Tuesday, 24 April 2012

Denier response to Lovelock: tiresome, predictable

So, James Lovelock has admitted that he was wildly exaggerating the the effects of climate change.  Tell us something we didn't know.  This announcement has been presented as an admission that all claims about global warming are equally alarmist and exaggerated.  Why doesn't this surprise?

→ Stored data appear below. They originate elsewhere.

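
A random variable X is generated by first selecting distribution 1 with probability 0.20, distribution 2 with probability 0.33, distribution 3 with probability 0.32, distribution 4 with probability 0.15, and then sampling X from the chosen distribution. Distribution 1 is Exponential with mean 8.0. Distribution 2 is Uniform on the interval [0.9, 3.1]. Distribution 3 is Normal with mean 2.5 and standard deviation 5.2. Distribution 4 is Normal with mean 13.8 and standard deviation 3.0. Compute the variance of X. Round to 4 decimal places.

Per component, 1: μ=8, E[X²]=128; 2: μ=2, E[X²]=4.40333; 3: μ=2.5, E[X²]=33.29; 4: μ=13.8, E[X²]=199.44.
E[X] = 0.2·8 + 0.33·2 + 0.32·2.5 + 0.15·13.8 = 5.13.
E[X²] = 0.2·128 + 0.33·4.40333 + 0.32·33.29 + 0.15·199.44 = 67.6219.
Var(X) = E[X²] − (E[X])² = 67.6219 − 26.3169 = 41.305.

41.3050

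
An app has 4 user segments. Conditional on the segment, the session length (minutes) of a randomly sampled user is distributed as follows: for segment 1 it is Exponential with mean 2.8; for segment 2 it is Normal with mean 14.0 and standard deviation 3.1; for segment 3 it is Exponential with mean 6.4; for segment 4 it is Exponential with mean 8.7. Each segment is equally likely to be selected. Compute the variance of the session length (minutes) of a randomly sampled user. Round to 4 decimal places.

Per component, 1: μ=2.8, E[X²]=15.68; 2: μ=14, E[X²]=205.61; 3: μ=6.4, E[X²]=81.92; 4: μ=8.7, E[X²]=151.38.
E[X] = 0.25·2.8 + 0.25·14 + 0.25·6.4 + 0.25·8.7 = 7.975.
E[X²] = 0.25·15.68 + 0.25·205.61 + 0.25·81.92 + 0.25·151.38 = 113.647.
Var(X) = E[X²] − (E[X])² = 113.647 − 63.6006 = 50.0469.

50.0469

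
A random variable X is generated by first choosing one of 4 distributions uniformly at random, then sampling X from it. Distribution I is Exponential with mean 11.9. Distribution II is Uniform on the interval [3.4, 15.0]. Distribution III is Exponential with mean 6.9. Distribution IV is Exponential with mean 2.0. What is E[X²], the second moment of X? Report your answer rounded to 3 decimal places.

120.573

For each component E[X²] = Var + (mean)², giving I: 283.22; II: 95.8533; III: 95.22; IV: 8.
Overall E[X²] = 0.25·283.22 + 0.25·95.8533 + 0.25·95.22 + 0.25·8 = 120.573.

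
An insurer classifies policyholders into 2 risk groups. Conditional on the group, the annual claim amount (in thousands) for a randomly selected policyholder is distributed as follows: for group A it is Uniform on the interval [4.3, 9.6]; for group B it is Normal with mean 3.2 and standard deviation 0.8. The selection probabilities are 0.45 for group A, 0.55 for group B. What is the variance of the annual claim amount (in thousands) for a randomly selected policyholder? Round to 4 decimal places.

4.8858

Per component, A: μ=6.95, E[X²]=50.6433; B: μ=3.2, E[X²]=10.88.
E[X] = 0.45·6.95 + 0.55·3.2 = 4.8875.
E[X²] = 0.45·50.6433 + 0.55·10.88 = 28.7735.
Var(X) = E[X²] − (E[X])² = 28.7735 − 23.8877 = 4.88584.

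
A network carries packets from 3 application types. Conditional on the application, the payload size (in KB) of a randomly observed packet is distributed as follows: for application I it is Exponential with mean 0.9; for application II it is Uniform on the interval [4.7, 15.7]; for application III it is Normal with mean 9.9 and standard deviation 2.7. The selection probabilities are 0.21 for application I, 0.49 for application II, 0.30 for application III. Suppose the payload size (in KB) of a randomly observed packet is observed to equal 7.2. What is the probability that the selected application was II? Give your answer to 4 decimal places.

0.6229

Likelihoods f(7.2 | ·): I: 0.000372736; II: 0.0909091; III: 0.0896188.
Posterior ∝ prior × likelihood. Numerator for II: 0.49·0.0909091 = 0.0445455.
Normalizing constant: 0.21·0.000372736 + 0.49·0.0909091 + 0.3·0.0896188 = 0.0715094.
P(II | observation) = 0.0445455 / 0.0715094 = 0.622932.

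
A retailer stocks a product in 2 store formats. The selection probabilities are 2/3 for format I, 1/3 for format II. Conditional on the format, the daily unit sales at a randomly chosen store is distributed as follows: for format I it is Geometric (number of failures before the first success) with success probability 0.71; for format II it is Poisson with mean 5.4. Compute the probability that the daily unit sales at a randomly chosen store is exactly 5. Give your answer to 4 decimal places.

0.0586

Conditional on each format, P(X = 5): I: 0.00145629; II: 0.172821.
By total probability, P(X = 5) = 0.666667·0.00145629 + 0.333333·0.172821 = 0.058578.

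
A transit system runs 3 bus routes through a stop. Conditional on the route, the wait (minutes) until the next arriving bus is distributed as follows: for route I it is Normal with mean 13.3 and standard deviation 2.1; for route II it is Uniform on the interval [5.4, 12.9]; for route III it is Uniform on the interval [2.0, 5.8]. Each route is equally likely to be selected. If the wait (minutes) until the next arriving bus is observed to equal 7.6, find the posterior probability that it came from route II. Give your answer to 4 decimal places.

Likelihoods f(7.6 | ·): I: 0.0047741; II: 0.133333; III: 0.
Posterior ∝ prior × likelihood. Numerator for II: 0.333333·0.133333 = 0.0444444.
Normalizing constant: 0.333333·0.0047741 + 0.333333·0.133333 + 0.333333·0 = 0.0460358.
P(II | observation) = 0.0444444 / 0.0460358 = 0.965432.

0.9654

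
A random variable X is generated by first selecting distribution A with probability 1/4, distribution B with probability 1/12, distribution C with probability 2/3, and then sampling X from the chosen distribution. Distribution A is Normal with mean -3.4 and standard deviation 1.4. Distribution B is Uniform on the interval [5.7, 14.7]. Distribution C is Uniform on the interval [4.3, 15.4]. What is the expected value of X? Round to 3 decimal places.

6.567

Component means — A: -3.4; B: 10.2; C: 9.85.
E[X] = 0.25·-3.4 + 0.0833333·10.2 + 0.666667·9.85 = 6.56667.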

Most scientists regarded Lovelock's position as extreme, anti-scientific and fanciful. Comments like, "Before this century is over billions of us will die and the few breeding pairs of people that survive will be in the Arctic where the climate remains tolerable" are obviously silly, and alarmist, and plenty of people said so at the time. Lovelock didn't reflect mainstream opinion then or now, but his retraction indicates he is moving in the right direction - from the freakish extremes towards the reasonable middleground. When he says "We were supposed to be halfway toward a frying world now", he isn't describing the scientific opinion of 20 years ago, but his own perception of what would happen happening. Look at Hansen's modelling from the mid 80s - it didn't suggest we would be anywhere close to a "frying world" by now.

Of course, for those of the distant anti-AGW extreme, both Lovelock's own extremism and mainstream AGW opinion seem so far removed as to be indistinguishable.